The protests that greeted the military coup in Ouagadougou, the capital of Burkina Faso, are turning violent, with at least 10 deaths reported and several protesters arrested.
Presidential guard, the most powerful armed group in the country, seized power on Wednesday, placing interim President Michel Kafando and Prime Minister Isaac Zida in detention, less than a month to scheduled elections.
Former President Blaise Compaore was ousted in 2014 by a widespread protest after 27 years in power amidst allegations that he wanted to amend the constitution to prolong his stay in power.
He has since lived in exile in Ivory Coast.

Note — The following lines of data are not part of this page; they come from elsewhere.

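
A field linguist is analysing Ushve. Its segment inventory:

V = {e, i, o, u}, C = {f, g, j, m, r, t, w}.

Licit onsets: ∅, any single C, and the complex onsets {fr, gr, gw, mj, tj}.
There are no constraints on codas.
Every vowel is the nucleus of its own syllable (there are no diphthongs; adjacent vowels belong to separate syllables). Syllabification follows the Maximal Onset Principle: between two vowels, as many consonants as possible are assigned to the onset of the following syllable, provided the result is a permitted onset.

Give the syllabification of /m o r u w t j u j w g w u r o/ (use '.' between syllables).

Nuclei (vowels): o, u, u, u, o → 5 syllables.
σ1/σ2 boundary: /r/ → onset of the next syllable (single consonants are always licit onsets).
σ2/σ3 boundary: /wtj/; trying suffixes from longest down, /tj/ is the first permitted one, so coda /w/ | onset /tj/.
σ3/σ4 boundary: /jwgw/ splits as /jw/ + /gw/ (/gw/ is the longest suffix that is a licit onset).
σ4/σ5 boundary: just /r/ — single C goes to the following onset.

mo.ruw.tjujw.gwu.ro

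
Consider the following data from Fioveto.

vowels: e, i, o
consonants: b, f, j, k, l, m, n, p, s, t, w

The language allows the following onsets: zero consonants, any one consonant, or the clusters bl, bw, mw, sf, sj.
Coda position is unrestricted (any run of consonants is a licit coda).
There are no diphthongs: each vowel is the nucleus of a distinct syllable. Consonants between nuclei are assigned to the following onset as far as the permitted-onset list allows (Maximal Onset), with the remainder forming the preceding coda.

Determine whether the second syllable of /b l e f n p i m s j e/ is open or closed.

Vowels present: e, i, e; each is a nucleus, giving 3 syllables.
V1 /e/ – V2 /i/: /fnp/ splits as /fn/ + /p/ (/p/ is the longest suffix that is a licit onset).
V2 /i/ – V3 /e/: /msj/ splits as /m/ + /sj/ (/sj/ is the longest suffix that is a licit onset).
So the parse is blefn.pim.sje.
Syllable 2 is /pim/ with coda /m/, so it is closed.

closed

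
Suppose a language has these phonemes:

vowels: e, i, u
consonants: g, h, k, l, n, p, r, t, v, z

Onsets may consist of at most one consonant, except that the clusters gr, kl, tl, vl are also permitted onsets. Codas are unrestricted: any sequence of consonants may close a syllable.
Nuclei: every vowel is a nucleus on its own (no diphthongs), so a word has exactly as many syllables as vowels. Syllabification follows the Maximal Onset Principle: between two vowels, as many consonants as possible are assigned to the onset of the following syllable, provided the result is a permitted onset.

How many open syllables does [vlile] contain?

2

The vowels are i, e — 2 nuclei, so 2 syllables.
V1 /i/ – V2 /e/: /l/ is a single consonant, so it becomes the next onset.
Putting it together: vli.le.
Classifying each syllable: /vli/ (open), /le/ (open).
Open syllables: 2.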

Speaker of the transitional parliament, Cheriff Sy, has declared himself leader of the West African country and called on Burkinabes to resist the military’s actions, which has installed a close ally of Compaore, Gilbert Diendere, an army General, as leader. He was a former chief of staff to Compaore.
The African Union and ECOWAS have condemned the action of the presidential guard and called for the release of those detained.
The US and France have also raised concerns. However, France has ruled out a military intervention in its former colony. Burkinaso is a close ally of the US and France, particularly with regards to fighting Islamist militancy in the region.
The powerful but unpopular presidential guard was partly trained by the US and it had been in battle with the transitional government since the ouster of Compaore for retention of some of its privileges.
According to analysts, the transitional government might have made some mistakes that led to the coup – the banning of people seen to be close to Compaore from contesting the October 11 elections and releasing a report by the Reconciliation Commission calling for the disbandment of the presidential guard.
The commission was set up to help the country heal from Compaore’s dictatorship.